"Nationally, Americans made 10.7 billion trips on public transit in 2008, a 4% increase over 2007, according to data released yesterday by the American Public Transportation Association." Then, APTA suggested that America's transit usage reached a new 50 year high.
This is in the same class of misinformation like the Hannemann administration’s propaganda for the "benefits" of the proposed rail from Kapolei to Aiea. Aiea is right because it will take a miracle to reach downtown and Ala Moana Center. Basically no one east of Aloha Stadium is in favor of elevated rail, even if they are in favor of rail transit. It is too expensive, too noisy and too ugly for the communities to allow it to go through.
Headlines also showed up in the local press about the booming transit ridership. But what do these numbers really mean?
Remember that public transit in America serves only a tiny portion of people and most of them are served by buses. So, these numbers mean that in 1956 the average American took 0.26 trips per work day in a public transit system. In 2008, the average American took 0.14 trips per work day in a public transit system. Note that the average American takes more than three trips per day, and basically all of them are done on a road system paid with gas taxes and other user taxes, but not by general taxes.
Although the gas prices and the beginning of a recession boosted public transit ridership from 2007 to 2008, these statements are true:
(1) Most transit agencies expect a decline in 2009, largely due to general workforce reductions (larger unemployment), and transit service reductions due to budget cuts.
(2) Americans used public transit way less in 2008 than in 1956. The rate of usage is about half and the overall tend is declining. Similar decline applies to TheBus.
(3) Rail transit carries a tiny proportion of commuters in the nation.
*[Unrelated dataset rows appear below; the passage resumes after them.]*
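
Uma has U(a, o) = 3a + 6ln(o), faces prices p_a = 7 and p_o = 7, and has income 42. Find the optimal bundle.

a* = 4, o* = 2

MU_a = 3, MU_o = 6/o.
MRS = 3 ÷ (6/o).
Tangency: set MRS = p_a/p_o = 7/7 = 1.
MRS depends only on o: 0.5·o = 1 ⇒ o* = 1/0.5 = 2.
From the budget, 7·a = 42 − 7·2 = 28, so a* = 4.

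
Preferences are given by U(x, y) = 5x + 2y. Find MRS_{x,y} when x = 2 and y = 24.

MU_x = 5, MU_y = 2, so MRS = 5/2 = 2.5 at every bundle.
At (2, 24): MRS = 2.5.
The indifference curve has slope −2.5 at this bundle.

MRS = 2.5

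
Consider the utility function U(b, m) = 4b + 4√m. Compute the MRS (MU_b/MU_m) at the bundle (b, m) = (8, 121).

MRS = 22

MU_b = 4, MU_m = 4/(2√m).
MRS = 4 ÷ (4/(2√m)).
At (8, 121): MRS = 22.
The indifference curve has slope −22 at this bundle.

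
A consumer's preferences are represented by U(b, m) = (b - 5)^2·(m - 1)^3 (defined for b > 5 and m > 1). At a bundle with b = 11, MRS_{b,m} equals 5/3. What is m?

m = 16

MU_b = 2·(b−5)·(m−1)^3, MU_m = 3·(b−5)^2·(m−1)^2.
MRS = (2/3)·(m−1)/(b−5).
Substitute b = 11: MRS = (m − 1)/9. Setting this equal to 5/3 gives m − 1 = (5/3)·9 = 15, so m = 16.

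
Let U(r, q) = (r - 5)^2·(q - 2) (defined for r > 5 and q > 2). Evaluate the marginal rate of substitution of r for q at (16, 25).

MRS = 46/11

MU_r = 2·(r−5)·(q−2), MU_q = (r−5)^2.
MRS = (2/1)·(q−2)/(r−5).
At (16, 25): MRS = 46/11.
That is, one extra unit of r is worth 46/11 units of q at the margin.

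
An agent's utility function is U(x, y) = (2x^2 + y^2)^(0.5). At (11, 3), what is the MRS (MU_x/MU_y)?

For CES with ρ = 2, MRS = (2/1)·(y/x)^(-1).
At (11, 3): MRS = 22/3.
So at (11, 3) the consumer would give up 22/3 units of y for one more unit of x.

MRS = 22/3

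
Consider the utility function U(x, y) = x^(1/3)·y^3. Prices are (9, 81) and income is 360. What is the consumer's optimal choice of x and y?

x* = 4, y* = 4

MU_x = 1/3·x^(-2/3)·y^3 and MU_y = 3·x^(1/3)·y^2.
MRS = MU_x/MU_y = (1/9)·y/x.
Tangency: set MRS = p_x/p_y = 9/81 = 1/9.
So (1/9)·y/x = 1/9, i.e. y = x.
Substitute into the budget 9·x + 81·y = 360: 90·x = 360, so x* = 4.
Then y* = 4.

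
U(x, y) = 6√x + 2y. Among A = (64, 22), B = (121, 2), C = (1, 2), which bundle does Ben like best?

Bundle A

Evaluate utility at each bundle:
U(A) = 92.000.
U(B) = 70.000.
U(C) = 10.000.
Highest utility is A, so A ≻ B ≻ C.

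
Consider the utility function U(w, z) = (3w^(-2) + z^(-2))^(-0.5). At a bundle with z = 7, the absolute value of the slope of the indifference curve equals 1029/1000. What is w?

w = 10

For CES with ρ = -2, MRS = (3/1)·(z/w)^3.
Setting (3/1)·(7/w)^3 = 1029/1000 gives (7/w)^3 = 343/1000, so 7/w = 0.7 and w = 10.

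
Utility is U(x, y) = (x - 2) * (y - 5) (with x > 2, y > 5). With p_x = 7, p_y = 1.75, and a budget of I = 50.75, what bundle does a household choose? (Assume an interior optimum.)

MU_x = (y−5), MU_y = (x−2).
MRS = (y−5)/(x−2).
Tangency: set MRS = p_x/p_y = 7/1.75 = 4.
So (y − 5)/(x − 2) = 4, i.e. (y − 5) = 4·(x − 2).
Rewrite the budget in excess-of-subsistence terms: 7·(x − 2) + 1.75·(y − 5) = 50.75 − 7·2 − 1.75·5 = 28.
Substituting, 14·(x − 2) = 28, so x − 2 = 2 and x* = 4.
Then y − 5 = 4·2 = 8, so y* = 13.

x* = 4, y* = 13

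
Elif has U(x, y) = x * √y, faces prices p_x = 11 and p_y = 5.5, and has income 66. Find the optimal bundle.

x* = 4, y* = 4

MU_x = √y and MU_y = 0.5·x·y^(-0.5).
MRS = MU_x/MU_y = (2)·y/x.
Tangency: set MRS = p_x/p_y = 11/5.5 = 2.
So (2)·y/x = 2, i.e. y = x.
Substitute into the budget 11·x + 5.5·y = 66: 16.5·x = 66, so x* = 4.
Then y* = 4.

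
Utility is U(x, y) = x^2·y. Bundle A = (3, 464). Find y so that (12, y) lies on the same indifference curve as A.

y = 29

U(3, 464) = 4176.
Set U(12, y) = 4176 and solve.
With x = 12: 12^2 = 144, so y = 4176/144 = 29.
Check: U(12, 29) = 4176.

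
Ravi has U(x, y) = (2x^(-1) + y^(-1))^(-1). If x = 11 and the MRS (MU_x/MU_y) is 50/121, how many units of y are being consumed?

For CES with ρ = -1, MRS = (2/1)·(y/x)^2.
Setting (2/1)·(y/11)^2 = 50/121 gives (y/11)^2 = 25/121, so y/11 = 5/11 and y = 5.

y = 5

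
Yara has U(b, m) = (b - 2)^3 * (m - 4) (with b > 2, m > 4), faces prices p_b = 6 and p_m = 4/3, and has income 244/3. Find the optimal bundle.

MU_b = 3·(b−2)^2·(m−4), MU_m = (b−2)^3.
MRS = (3/1)·(m−4)/(b−2).
Tangency: set MRS = p_b/p_m = 6/(4/3) = 4.5.
So (3/1)·(m − 4)/(b − 2) = 4.5, i.e. (m − 4) = 1.5·(b − 2).
Rewrite the budget in excess-of-subsistence terms: 6·(b − 2) + (4/3)·(m − 4) = 244/3 − 6·2 − (4/3)·4 = 64.
Substituting, 8·(b − 2) = 64, so b − 2 = 8 and b* = 10.
Then m − 4 = 1.5·8 = 12, so m* = 16.

b* = 10, m* = 16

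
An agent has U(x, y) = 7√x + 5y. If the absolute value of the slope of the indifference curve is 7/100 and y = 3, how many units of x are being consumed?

x = 100

MU_x = 7/(2√x), MU_y = 5.
MRS = 7/(2√x) ÷ 5.
MRS depends only on x: 0.7/√x = 7/100 ⇒ √x = 0.7/(7/100) = 10 ⇒ x = 100.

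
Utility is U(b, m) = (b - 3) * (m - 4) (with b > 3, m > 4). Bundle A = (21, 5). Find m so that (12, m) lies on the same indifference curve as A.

m = 6

U(21, 5) = 18.
Set U(12, m) = 18 and solve.
With b = 12: (12 − 3) = 9, so (m − 4) = 18/9 = 2.
So m = 4 + 2 = 6.
Check: U(12, 6) = 18.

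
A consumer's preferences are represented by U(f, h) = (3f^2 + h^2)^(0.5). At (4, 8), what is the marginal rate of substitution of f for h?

For CES with ρ = 2, MRS = (3/1)·(h/f)^(-1).
At (4, 8): MRS = 1.5.
The indifference curve has slope −1.5 at this bundle.

MRS = 1.5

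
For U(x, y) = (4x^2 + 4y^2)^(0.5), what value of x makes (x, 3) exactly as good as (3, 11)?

U depends on (x, y) only through S = 4x^2 + 4y^2, so equal utility means equal S. At (3, 11): S = 520.
With y = 3: 4·3^2 = 36, so 4x^2 = 520 − 36 = 484, i.e. x^2 = 121.
Hence x = √121 = 11.
Check: U(11, 3) = 22.8035.

x = 11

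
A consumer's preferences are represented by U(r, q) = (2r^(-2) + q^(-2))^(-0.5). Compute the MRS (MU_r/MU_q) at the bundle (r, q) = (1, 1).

For CES with ρ = -2, MRS = (2/1)·(q/r)^3.
At (1, 1): MRS = 2.
That is, one extra unit of r is worth 2 units of q at the margin.

MRS = 2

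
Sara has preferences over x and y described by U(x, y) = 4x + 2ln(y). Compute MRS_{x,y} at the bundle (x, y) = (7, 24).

MRS = 48

MU_x = 4, MU_y = 2/y.
MRS = 4 ÷ (2/y).
At (7, 24): MRS = 48.
So at (7, 24) the consumer would give up 48 units of y for one more unit of x.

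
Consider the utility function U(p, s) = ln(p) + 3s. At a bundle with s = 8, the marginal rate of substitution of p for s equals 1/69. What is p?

p = 23

MU_p = 1/p, MU_s = 3.
MRS = 1/p ÷ 3.
MRS depends only on p: (1/3)/p = 1/69 ⇒ p = (1/3)/(1/69) = 23.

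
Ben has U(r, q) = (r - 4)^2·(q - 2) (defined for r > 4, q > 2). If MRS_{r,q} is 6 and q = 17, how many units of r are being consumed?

MU_r = 2·(r−4)·(q−2), MU_q = (r−4)^2.
MRS = (2/1)·(q−2)/(r−4).
Substitute q = 17: MRS = 30/(r − 4). Setting this equal to 6 gives r − 4 = 30/6 = 5, so r = 9.

r = 9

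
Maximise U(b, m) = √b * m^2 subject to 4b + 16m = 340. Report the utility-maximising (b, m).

MU_b = 0.5·b^(-0.5)·m^2 and MU_m = 2·√b·m.
MRS = MU_b/MU_m = (0.25)·m/b.
Tangency: set MRS = p_b/p_m = 4/16 = 0.25.
So (0.25)·m/b = 0.25, i.e. m = b.
Substitute into the budget 4·b + 16·m = 340: 20·b = 340, so b* = 17.
Then m* = 17.

b* = 17, m* = 17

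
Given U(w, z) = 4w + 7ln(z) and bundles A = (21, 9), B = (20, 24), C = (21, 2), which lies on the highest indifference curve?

Bundle B

Evaluate utility at each bundle:
U(A) = 99.381.
U(B) = 102.246.
U(C) = 88.852.
Highest utility is B, so B ≻ A ≻ C.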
Something in the order of 2% commute by rail, counting all streetcar systems too.
(4) The nation has a huge backlog of maintenance of existing rail systems and cannot afford any "New Starts." In the last few months the U.S. taxpayers were saddled with an extra two trillion in spending, which is roughly an extra $4,000 taken from every American worker.
(5) Now more than ever Oahu cannot afford a multibillion dollar tax bill with phantom benefits for our general economy.
As you know, the excise tax went up and property taxes will go up, zoo entry fee and other fees will go up. Not to improve city services or to get more lions or to fix our terrible roads or to pay for the billion dollar EPA sewage treatment requirement. But to pay for the proposed Kapolei Choo Choo! Lucky we live Hawaii? For how much longer?